Early Adelaide colonists relying on carting from the Torrens – often just holes and billabongs – or wells for their water

Water being carted from the River Torrens in early days of Adelaide's European settlement. This lithograph showing government house in the background was based on an 1837 sketch by Mary Hindmarsh, a daughter of governor John Hindmarsh and later married to George Milner Stephen.
Image courtesy State Library of South Australia
When Adelaide’s first European immigrant group arrived in summer 1836, the River Torrens had dried out to water holes or billabongs. While early residents living temporarily on the parklands could fetch and carry water as needed, when they took up their Adelaide city land allotments, they could dig a well or pay water carters.
The infant city corporation had early control of water supplies by issuing licences to the water carters until 1842 and again from 1849 through the city commission and the reformed Adelaide Council in 1852-60. In 1848, 36 carts were earning an average ₤3 per week for delivering three gallons a day per person.
Some early subdivisions, such as Chichester Gardens in North Adelaide, and hotels had a well. The former Treasury building, now Adina Apartments Hotel in Victoria Square, Adelaide, still has a well from the 1840s.

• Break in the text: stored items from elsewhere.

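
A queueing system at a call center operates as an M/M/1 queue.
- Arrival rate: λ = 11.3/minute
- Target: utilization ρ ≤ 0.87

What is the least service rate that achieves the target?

ρ = λ/μ, so μ = λ/ρ
μ ≥ 11.3/0.87 = 12.9885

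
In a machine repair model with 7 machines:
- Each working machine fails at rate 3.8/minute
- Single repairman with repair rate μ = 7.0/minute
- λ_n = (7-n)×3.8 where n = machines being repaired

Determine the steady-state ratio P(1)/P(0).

P(1)/P(0) = ∏_{i=0}^{1-1} λ_i/μ_{i+1}
= (7-0)×3.8/7.0
= 3.8000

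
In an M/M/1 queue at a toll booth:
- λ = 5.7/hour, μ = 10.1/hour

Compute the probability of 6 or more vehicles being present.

ρ = λ/μ = 5.7/10.1 = 0.56436
P(N ≥ n) = ρⁿ
P(N ≥ 6) = 0.56436^6
P(N ≥ 6) = 0.03231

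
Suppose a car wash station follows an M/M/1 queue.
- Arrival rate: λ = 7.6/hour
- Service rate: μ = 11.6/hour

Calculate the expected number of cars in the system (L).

ρ = λ/μ = 7.6/11.6 = 0.6552
For M/M/1: L = λ/(μ-λ)
L = 7.6/(11.6-7.6) = 7.6/4.00
L = 1.9000 cars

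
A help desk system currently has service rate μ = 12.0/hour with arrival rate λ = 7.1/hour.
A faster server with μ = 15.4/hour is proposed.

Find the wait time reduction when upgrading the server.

System 1: ρ₁ = 7.1/12.0 = 0.5917, W₁ = 1/(12.0-7.1) = 0.2041
System 2: ρ₂ = 7.1/15.4 = 0.4610, W₂ = 1/(15.4-7.1) = 0.1205
Improvement: (W₁-W₂)/W₁ = (0.2041-0.1205)/0.2041 = 40.96%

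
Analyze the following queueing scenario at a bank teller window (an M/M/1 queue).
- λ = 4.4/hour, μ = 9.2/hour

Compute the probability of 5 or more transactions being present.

ρ = λ/μ = 4.4/9.2 = 0.47826
P(N ≥ n) = ρⁿ
P(N ≥ 5) = 0.47826^5
P(N ≥ 5) = 0.02502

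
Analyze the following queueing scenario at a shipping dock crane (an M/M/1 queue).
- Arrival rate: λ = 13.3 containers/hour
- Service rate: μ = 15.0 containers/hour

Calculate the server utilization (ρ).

Server utilization: ρ = λ/μ
ρ = 13.3/15.0 = 0.8867
The server is busy 88.67% of the time.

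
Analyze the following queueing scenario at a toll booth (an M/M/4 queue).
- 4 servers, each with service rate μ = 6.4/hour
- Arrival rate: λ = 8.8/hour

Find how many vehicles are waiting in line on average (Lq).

Traffic intensity: ρ = λ/(cμ) = 8.8/(4×6.4) = 0.3438
Since ρ = 0.3438 < 1, system is stable.
Offered load a = λ/μ = cρ = 8.8/6.4 = 1.3750
P₀ = [ Σₙ₌₀^3 aⁿ/n! + a^4/(4!(1-ρ)) ]⁻¹
Σ = a^0/0! + a^1/1! + a^2/2! + a^3/3! = 1.0000 + 1.3750 + 0.9453 + 0.4333 = 3.7536
a^4/(4!(1-ρ)) = 3.5745/(24 × 0.6562) = 0.2270
P₀ = 1/(3.7536 + 0.2270) = 0.2512
Lq = P₀·a^4·ρ / (4!(1-ρ)²) = 0.25122 × 3.5745 × 0.34375 / (24 × 0.43066) = 0.02987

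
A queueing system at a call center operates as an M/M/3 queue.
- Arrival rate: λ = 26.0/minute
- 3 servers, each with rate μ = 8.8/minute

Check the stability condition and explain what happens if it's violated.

Stability requires ρ = λ/(cμ) < 1
ρ = 26.0/(3 × 8.8) = 26.0/26.40 = 0.9848
Since 0.9848 < 1, the system is STABLE.
The servers are busy 98.48% of the time.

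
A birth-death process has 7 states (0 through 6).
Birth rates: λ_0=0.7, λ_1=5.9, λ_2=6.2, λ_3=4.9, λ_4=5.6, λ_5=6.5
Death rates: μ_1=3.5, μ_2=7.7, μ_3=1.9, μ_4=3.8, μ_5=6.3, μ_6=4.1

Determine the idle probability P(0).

Ratios P(n)/P(0) = (λ₀···λₙ₋₁)/(μ₁···μₙ):
P(1)/P(0) = (0.7)/(3.5) = 0.2000
P(2)/P(0) = (0.7×5.9)/(3.5×7.7) = 0.1532
P(3)/P(0) = (0.7×5.9×6.2)/(3.5×7.7×1.9) = 0.5001
P(4)/P(0) = (0.7×5.9×6.2×4.9)/(3.5×7.7×1.9×3.8) = 0.6448
P(5)/P(0) = (0.7×5.9×6.2×4.9×5.6)/(3.5×7.7×1.9×3.8×6.3) = 0.5732
P(6)/P(0) = (0.7×5.9×6.2×4.9×5.6×6.5)/(3.5×7.7×1.9×3.8×6.3×4.1) = 0.9087

Normalization: ∑ P(n) = 1
P(0) × (1.0000 + 0.2000 + 0.1532 + 0.5001 + 0.6448 + 0.5732 + 0.9087) = 1
P(0) × 3.9800 = 1
P(0) = 1/3.9800 = 0.2513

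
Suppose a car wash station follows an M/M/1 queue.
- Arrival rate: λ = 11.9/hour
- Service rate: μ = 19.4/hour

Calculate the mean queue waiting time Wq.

First, compute utilization: ρ = λ/μ = 11.9/19.4 = 0.6134
For M/M/1: Wq = λ/(μ(μ-λ))
Wq = 11.9/(19.4 × (19.4-11.9))
Wq = 11.9/(19.4 × 7.50)
Wq = 0.08179 hours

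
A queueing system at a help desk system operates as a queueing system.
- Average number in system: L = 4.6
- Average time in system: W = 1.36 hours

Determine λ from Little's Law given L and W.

Little's Law: L = λW, so λ = L/W
λ = 4.6/1.36 = 3.3824 tickets/hour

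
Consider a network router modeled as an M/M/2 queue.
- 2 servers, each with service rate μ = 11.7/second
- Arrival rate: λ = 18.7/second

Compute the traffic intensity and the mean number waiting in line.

Traffic intensity: ρ = λ/(cμ) = 18.7/(2×11.7) = 0.7991
Since ρ = 0.7991 < 1, system is stable.
Offered load a = λ/μ = cρ = 18.7/11.7 = 1.5983
P₀ = [ Σₙ₌₀^1 aⁿ/n! + a^2/(2!(1-ρ)) ]⁻¹
Σ = a^0/0! + a^1/1! = 1.0000 + 1.5983 = 2.5983
a^2/(2!(1-ρ)) = 2.5545/(2 × 0.20085) = 6.3592
P₀ = 1/(2.5983 + 6.3592) = 0.1116
Lq = P₀·a^2·ρ / (2!(1-ρ)²) = 0.11164 × 2.5545 × 0.79915 / (2 × 0.040343) = 2.8246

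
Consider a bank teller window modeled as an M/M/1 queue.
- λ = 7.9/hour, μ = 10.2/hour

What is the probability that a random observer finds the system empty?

ρ = λ/μ = 7.9/10.2 = 0.7745
P(0) = 1 - ρ = 1 - 0.7745 = 0.2255
The server is idle 22.55% of the time.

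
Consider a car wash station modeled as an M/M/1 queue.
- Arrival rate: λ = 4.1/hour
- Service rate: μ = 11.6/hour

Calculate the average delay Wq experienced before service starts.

First, compute utilization: ρ = λ/μ = 4.1/11.6 = 0.3534
For M/M/1: Wq = λ/(μ(μ-λ))
Wq = 4.1/(11.6 × (11.6-4.1))
Wq = 4.1/(11.6 × 7.50)
Wq = 0.04713 hours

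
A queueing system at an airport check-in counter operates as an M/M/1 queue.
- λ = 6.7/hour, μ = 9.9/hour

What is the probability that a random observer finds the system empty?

ρ = λ/μ = 6.7/9.9 = 0.6768
P(0) = 1 - ρ = 1 - 0.6768 = 0.3232
The server is idle 32.32% of the time.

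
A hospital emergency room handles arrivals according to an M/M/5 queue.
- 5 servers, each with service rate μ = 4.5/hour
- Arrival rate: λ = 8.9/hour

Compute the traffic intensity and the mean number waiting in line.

Traffic intensity: ρ = λ/(cμ) = 8.9/(5×4.5) = 0.3956
Since ρ = 0.3956 < 1, system is stable.
Offered load a = λ/μ = cρ = 8.9/4.5 = 1.9778
P₀ = [ Σₙ₌₀^4 aⁿ/n! + a^5/(5!(1-ρ)) ]⁻¹
Σ = a^0/0! + a^1/1! + a^2/2! + a^3/3! + a^4/4! = 1.0000 + 1.9778 + 1.9558 + 1.2894 + 0.6375 = 6.8605
a^5/(5!(1-ρ)) = 30.2613/(120 × 0.6044) = 0.4172
P₀ = 1/(6.8605 + 0.4172) = 0.1374
Lq = P₀·a^5·ρ / (5!(1-ρ)²) = 0.13741 × 30.2613 × 0.39556 / (120 × 0.36535) = 0.03752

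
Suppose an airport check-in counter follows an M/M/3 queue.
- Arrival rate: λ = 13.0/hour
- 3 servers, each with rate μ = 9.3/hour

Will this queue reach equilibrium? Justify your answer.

Stability requires ρ = λ/(cμ) < 1
ρ = 13.0/(3 × 9.3) = 13.0/27.90 = 0.4659
Since 0.4659 < 1, the system is STABLE.
The servers are busy 46.59% of the time.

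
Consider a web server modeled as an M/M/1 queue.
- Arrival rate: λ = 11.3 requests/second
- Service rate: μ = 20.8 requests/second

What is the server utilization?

Server utilization: ρ = λ/μ
ρ = 11.3/20.8 = 0.5433
The server is busy 54.33% of the time.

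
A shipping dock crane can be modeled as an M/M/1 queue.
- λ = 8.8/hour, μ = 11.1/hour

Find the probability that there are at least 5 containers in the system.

ρ = λ/μ = 8.8/11.1 = 0.7928
P(N ≥ n) = ρⁿ
P(N ≥ 5) = 0.7928^5
P(N ≥ 5) = 0.3132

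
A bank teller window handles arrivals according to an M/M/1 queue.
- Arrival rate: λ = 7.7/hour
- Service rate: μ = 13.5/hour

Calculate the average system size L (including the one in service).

ρ = λ/μ = 7.7/13.5 = 0.5704
For M/M/1: L = λ/(μ-λ)
L = 7.7/(13.5-7.7) = 7.7/5.80
L = 1.3276 transactions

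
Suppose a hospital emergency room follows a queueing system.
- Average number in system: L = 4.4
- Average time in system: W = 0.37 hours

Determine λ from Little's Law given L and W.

Little's Law: L = λW, so λ = L/W
λ = 4.4/0.37 = 11.8919 patients/hour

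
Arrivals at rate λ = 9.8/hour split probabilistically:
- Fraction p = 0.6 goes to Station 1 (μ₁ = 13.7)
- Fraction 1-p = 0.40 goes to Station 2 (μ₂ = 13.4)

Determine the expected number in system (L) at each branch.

Effective rates: λ₁ = 9.8×0.6 = 5.88, λ₂ = 9.8×0.40 = 3.92
Station 1: ρ₁ = 5.88/13.7 = 0.4292, L₁ = ρ₁/(1-ρ₁) = 0.4292/(1-0.4292) = 0.7519
Station 2: ρ₂ = 3.92/13.4 = 0.29254, L₂ = ρ₂/(1-ρ₂) = 0.29254/(1-0.29254) = 0.4135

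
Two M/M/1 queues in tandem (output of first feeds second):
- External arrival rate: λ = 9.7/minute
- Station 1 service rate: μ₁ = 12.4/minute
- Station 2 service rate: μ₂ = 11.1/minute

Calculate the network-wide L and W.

By Jackson's theorem, each station behaves as independent M/M/1.
Station 1: ρ₁ = 9.7/12.4 = 0.7823, L₁ = ρ₁/(1-ρ₁) = λ/(μ₁-λ) = 9.7/2.70 = 3.5926
Station 2: ρ₂ = 9.7/11.1 = 0.8739, L₂ = ρ₂/(1-ρ₂) = λ/(μ₂-λ) = 9.7/1.40 = 6.9286
Total: L = L₁ + L₂ = 3.5926 + 6.9286 = 10.5212
W = L/λ = 10.5212/9.7 = 1.0847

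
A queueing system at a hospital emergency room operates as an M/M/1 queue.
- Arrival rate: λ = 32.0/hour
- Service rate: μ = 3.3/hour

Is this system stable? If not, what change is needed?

Stability requires ρ = λ/(cμ) < 1
ρ = 32.0/(1 × 3.3) = 32.0/3.30 = 9.6970
Since 9.6970 ≥ 1, the system is UNSTABLE.
Queue grows without bound. Need μ > λ = 32.0.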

As the River Torrens was used for watering stock, bathing, disposing rubbish and effluent, health fears grew. John Stephens, editor of the South Australian Register called a public meeting at the New Queen's Theatre in 1849 to discuss sanitary reform. While 60 people attended, no immediate action resulted.
Nothing positive was done about a better water supply until South Australian governor Henry Young arrived in 1849 and the city commission replaced the first city council. Institutional jealousies between the governor, the Legislative Council and Adelaide council meant that schemes and ideas led nowhere until 1855-6, when a gravitational water supply system using the River Torrens was planned.